Die Staatsanwaltschaft ermittelt gegen den Versicherungsnehmer wegen fahrlässiger Körperverletzung und erhebt schließlich Anklage. In der Hauptverhandlung wendet sich die Beweisaufnahme, sodass das Gericht nach den Plädoyers einen rechtlichen Hinweis i.S.d. § 265 StPO erteilt, wonach auch eine Verurteilung wegen Vorsatzes in Betracht kommt. Der Versicherungsnehmer wird sodann wegen einer (vorsätzlichen) Körperverletzung gem. § 223 StGB rechtskräftig verurteilt.

Der Rechtsschutzversicherer verweigert daraufhin weitere Zahlungen und fordert die gem. § 9 RVG geleisteten Vorschüsse zurück.

Auch hier ist entgegen weitläufiger Praxis zu berücksichtigen, dass auf Grund der rechtskräftigen Verurteilung wegen einer Vorsatztat nicht jeglicher Rechtsschutz vollständig entfällt. Wird zunächst wegen Fahrlässigkeit ermittelt und wird der gegen den Versicherungsnehmer erhobene Vorwurf im Laufe der Ermittlungen auf Vorsatz erweitert, so entfällt der Rechtsschutz vom Zeitpunkt der Umstellung des Vorwurfes auf Vorsatz an, also nicht rückwirkend, sondern ex nunc. Dies ergibt sich wiederum aus dem eindeutigen Wortlaut des § 2 i bb S. 1 ARB 94/2000/2008, wonach Rechtsschutz besteht, "solange dem Versicherungsnehmer ein fahrlässiges Verhalten vorgeworfen wird". Im Ergebnis identisch ergibt sich dies bei Altverträgen aus § 4 Abs. 3 a ARB 75 sowie aus § 20 Abs. 4 ARB 75, da eine Rückzahlungspflicht lediglich hinsichtlich Leistungen besteht, die der Versicherer erbracht hat, "nachdem dem Versicherungsnehmer ein vorsätzliches Verhalten zur Last gelegt wurde". Eine Erstattungsregelung – wie in § 2 i aa S. 2 ARB 94/2000/2008 oder § 20 Abs. 4 ARB 75 – fehlt im Bereich des § 2 i bb ARB 94/2000/2008 vollständig, sodass keine Rechtsgrundlage für die Annahme eines rückwirkenden Rechtsschutzverlusts sowie einer entsprechenden Erstattungspflicht besteht.[8] Diese Folgen hätten explizit in den ARB geregelt werden müssen, da Auslegungszweifel nach der Unklarheitenregel des § 305 c Abs. 2 BGB zu Lasten des Versicherers als Verwender der Allgemeinen Versicherungsbedingungen gehen.
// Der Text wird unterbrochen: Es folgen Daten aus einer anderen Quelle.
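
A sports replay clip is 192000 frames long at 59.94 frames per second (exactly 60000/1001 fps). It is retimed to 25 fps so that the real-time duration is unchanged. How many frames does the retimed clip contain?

Target frames = source frames × (target rate / source rate) = 192000 × (25)/(60000/1001) = 192000 × 1001/2400 = 80080.

80080 frames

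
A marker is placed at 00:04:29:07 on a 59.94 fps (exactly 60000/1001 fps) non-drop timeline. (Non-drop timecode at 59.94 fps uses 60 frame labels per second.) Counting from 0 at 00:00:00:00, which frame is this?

Total seconds to the label: (0 × 3600 + 4 × 60 + 29) = 269.
Frame index = 269 × 60 + 7 = 16147.

16147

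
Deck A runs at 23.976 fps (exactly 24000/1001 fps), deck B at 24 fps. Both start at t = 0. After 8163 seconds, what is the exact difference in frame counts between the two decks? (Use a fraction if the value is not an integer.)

195912/1001 frames

A emits 24000/1001 × 8163 = 195912000/1001 frames; B emits 24 × 8163 = 195912.
Difference = 195912/1001 frames (≈ 195.7163); B is ahead of A.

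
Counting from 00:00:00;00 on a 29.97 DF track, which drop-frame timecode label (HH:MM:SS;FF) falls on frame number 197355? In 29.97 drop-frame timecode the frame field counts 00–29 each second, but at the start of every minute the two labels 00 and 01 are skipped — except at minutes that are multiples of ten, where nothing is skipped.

01:49:45;03

Each 10-minute DF block holds 10 × 60 × 30 − 9 × 2 = 17982 frames. 197355 ÷ 17982 → 10 full blocks, remainder 17535.
Within the partial block the first minute is 1800 frames and each further minute 1798, so 9 further minute boundaries passed. Total skipped labels = 18 × 10 + 2 × 9 = 198.
Non-drop label index = 197355 + 198 = 197553; at 30 labels/s that is 01:49:45:03, i.e. DF 01:49:45;03.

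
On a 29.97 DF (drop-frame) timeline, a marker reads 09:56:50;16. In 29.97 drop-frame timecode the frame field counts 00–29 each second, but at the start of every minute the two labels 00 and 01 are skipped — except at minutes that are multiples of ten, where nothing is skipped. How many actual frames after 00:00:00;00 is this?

As if non-drop at 30 labels/s: (9 × 3600 + 56 × 60 + 50) × 30 + 16 = 1074316.
Minute boundaries passed: 596; those not divisible by 10: 596 − 59 = 537; dropped labels = 2 × 537 = 1074.
Actual frame index = 1074316 − 1074 = 1073242.

1073242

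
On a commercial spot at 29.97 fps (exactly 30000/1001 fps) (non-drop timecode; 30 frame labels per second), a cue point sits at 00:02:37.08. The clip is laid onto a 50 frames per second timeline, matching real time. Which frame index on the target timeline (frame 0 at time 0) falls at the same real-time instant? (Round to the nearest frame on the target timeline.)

Source frame index: (0×3600 + 2×60 + 37) × 30 + 8 = 4718.
Real time: 4718 / (30000/1001) = 2361359/15000 s.
Target frame: (2361359/15000) × (50) = 2361359/300 ≈ 7871.197 → 7871.

frame 7871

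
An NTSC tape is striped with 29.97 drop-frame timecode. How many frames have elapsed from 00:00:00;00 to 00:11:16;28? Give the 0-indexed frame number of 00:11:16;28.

As if non-drop at 30 labels/s: (0 × 3600 + 11 × 60 + 16) × 30 + 28 = 20308.
Minute boundaries passed: 11; those not divisible by 10: 11 − 1 = 10; dropped labels = 2 × 10 = 20.
Actual frame index = 20308 − 20 = 20288.

20288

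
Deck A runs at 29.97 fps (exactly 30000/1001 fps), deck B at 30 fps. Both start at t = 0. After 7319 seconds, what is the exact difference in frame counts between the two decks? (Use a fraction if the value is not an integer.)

A emits 30000/1001 × 7319 = 16890000/77 frames; B emits 30 × 7319 = 219570.
Difference = 16890/77 frames (≈ 219.3506); B is ahead of A.

16890/77 frames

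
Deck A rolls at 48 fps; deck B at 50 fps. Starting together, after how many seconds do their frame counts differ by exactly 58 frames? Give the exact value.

29 seconds

The gap grows by |50 − 48| = 2 frames per second.
Time for a 58-frame gap: 58 ÷ (2) = 29 s.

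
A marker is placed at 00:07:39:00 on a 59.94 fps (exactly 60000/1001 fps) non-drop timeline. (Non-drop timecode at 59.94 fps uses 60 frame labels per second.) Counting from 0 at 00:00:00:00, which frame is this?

27540

Total seconds to the label: (0 × 3600 + 7 × 60 + 39) = 459.
Frame index = 459 × 60 + 0 = 27540.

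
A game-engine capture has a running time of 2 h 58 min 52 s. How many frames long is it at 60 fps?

2 h 58 min 52 s = 10732 s.
Frames = 10732 × 60 = 643920.

643920 frames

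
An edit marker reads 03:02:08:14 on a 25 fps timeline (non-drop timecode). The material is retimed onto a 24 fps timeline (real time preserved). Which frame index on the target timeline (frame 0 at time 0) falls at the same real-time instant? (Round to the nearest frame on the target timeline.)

Source frame index: (3×3600 + 2×60 + 8) × 25 + 14 = 273214.
Real time: 273214 / (25) = 273214/25 s.
Target frame: (273214/25) × (24) = 6557136/25 ≈ 262285.440 → 262285.

frame 262285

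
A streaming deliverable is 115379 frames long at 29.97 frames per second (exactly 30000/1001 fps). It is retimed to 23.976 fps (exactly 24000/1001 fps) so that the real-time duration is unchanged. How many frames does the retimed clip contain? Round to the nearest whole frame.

92303 frames

Frames at target rate = 115379 × (24000/1001) / (30000/1001) = 461516/5 ≈ 92303.200.
Nearest whole frame: 92303.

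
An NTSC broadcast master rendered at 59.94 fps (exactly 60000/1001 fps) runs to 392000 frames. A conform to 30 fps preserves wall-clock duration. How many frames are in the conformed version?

196196 frames

Target frames = source frames × (target rate / source rate) = 392000 × (30)/(60000/1001) = 392000 × 1001/2000 = 196196.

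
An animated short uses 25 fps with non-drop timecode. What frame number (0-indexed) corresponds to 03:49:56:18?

Total seconds to the label: (3 × 3600 + 49 × 60 + 56) = 13796.
Frame index = 13796 × 25 + 18 = 344918.

344918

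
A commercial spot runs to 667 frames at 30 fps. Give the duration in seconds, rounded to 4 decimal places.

22.2333 seconds

Running time = 667 × 1/30 = 667/30 s ≈ 22.2333 s.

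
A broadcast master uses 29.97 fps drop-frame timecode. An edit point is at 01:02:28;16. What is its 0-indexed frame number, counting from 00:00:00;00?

112344

Complete 10-minute blocks: 6, each 17982 frames → 107892.
Remaining 2 whole minutes in the current block: 1800 + 1 × 1798 = 3598 frames.
Within the current minute: 28 × 30 + 16 − 2 = 854 (labels ;00/;01 skipped at this minute). Total = 107892 + 3598 + 854 = 112344.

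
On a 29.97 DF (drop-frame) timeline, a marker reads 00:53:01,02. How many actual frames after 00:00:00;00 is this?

Complete 10-minute blocks: 5, each 17982 frames → 89910.
Remaining 3 whole minutes in the current block: 1800 + 2 × 1798 = 5396 frames.
Within the current minute: 1 × 30 + 2 − 2 = 30 (labels ;00/;01 skipped at this minute). Total = 89910 + 5396 + 30 = 95336.

95336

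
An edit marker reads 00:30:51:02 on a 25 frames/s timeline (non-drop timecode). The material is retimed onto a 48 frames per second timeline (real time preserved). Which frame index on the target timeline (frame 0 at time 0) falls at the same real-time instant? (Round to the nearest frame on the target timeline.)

Source frame index: (0×3600 + 30×60 + 51) × 25 + 2 = 46277.
Real time: 46277 / (25) = 46277/25 s.
Target frame: (46277/25) × (48) = 2221296/25 ≈ 88851.840 → 88852.

frame 88852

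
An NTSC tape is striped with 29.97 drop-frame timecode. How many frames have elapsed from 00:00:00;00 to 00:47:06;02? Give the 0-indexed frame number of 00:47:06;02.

As if non-drop at 30 labels/s: (0 × 3600 + 47 × 60 + 6) × 30 + 2 = 84782.
Minute boundaries passed: 47; those not divisible by 10: 47 − 4 = 43; dropped labels = 2 × 43 = 86.
Actual frame index = 84782 − 86 = 84696.

84696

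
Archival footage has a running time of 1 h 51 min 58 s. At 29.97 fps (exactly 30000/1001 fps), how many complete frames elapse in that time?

201338 frames

1 h 51 min 58 s = 6718 s.
Frames = 6718 × 30000/1001 = 201540000/1001 ≈ 201338.6613.
Complete frames: 201338.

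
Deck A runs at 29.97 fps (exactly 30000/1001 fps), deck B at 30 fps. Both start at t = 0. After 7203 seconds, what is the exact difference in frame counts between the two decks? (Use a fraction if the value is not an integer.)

A emits 30000/1001 × 7203 = 30870000/143 frames; B emits 30 × 7203 = 216090.
Difference = 30870/143 frames (≈ 215.8741); B is ahead of A.

30870/143 frames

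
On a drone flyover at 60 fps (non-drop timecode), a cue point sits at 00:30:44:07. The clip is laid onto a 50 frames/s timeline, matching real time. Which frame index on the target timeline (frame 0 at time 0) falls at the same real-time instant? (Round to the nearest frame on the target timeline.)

frame 92206

Source frame index: (0×3600 + 30×60 + 44) × 60 + 7 = 110647.
Real time: 110647 / (60) = 110647/60 s.
Target frame: (110647/60) × (50) = 553235/6 ≈ 92205.833 → 92206.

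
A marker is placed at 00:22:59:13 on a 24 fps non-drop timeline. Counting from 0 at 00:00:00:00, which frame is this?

Total seconds to the label: (0 × 3600 + 22 × 60 + 59) = 1379.
Frame index = 1379 × 24 + 13 = 33109.

frame 33109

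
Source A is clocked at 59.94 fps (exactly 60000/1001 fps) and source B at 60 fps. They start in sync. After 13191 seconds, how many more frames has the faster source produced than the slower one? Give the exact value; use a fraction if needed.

791460/1001 frames

A emits 60000/1001 × 13191 = 791460000/1001 frames; B emits 60 × 13191 = 791460.
Difference = 791460/1001 frames (≈ 790.6693); B is ahead of A.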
[8] So bereits Prölss/Martin-Prölss/Armbrüster, § 4 ARB 75 Rn 50 unter Hinweis auf § 20 Abs. 4 ARB 75; Harbauer-Maier, Rechtsschutzversicherung, 7. Aufl., München 2004, § 4 ARB 75 Rn 194; van Bühren-Bauer/Schneider, a.a.O., § 13 Rn 156 f.; a.A. (rückwirkender Verlust des Versicherungsschutzes), allerdings ohne jegliche Problematisierung bzw. Begründung, Schirmer, DAR 1990, 81, 84.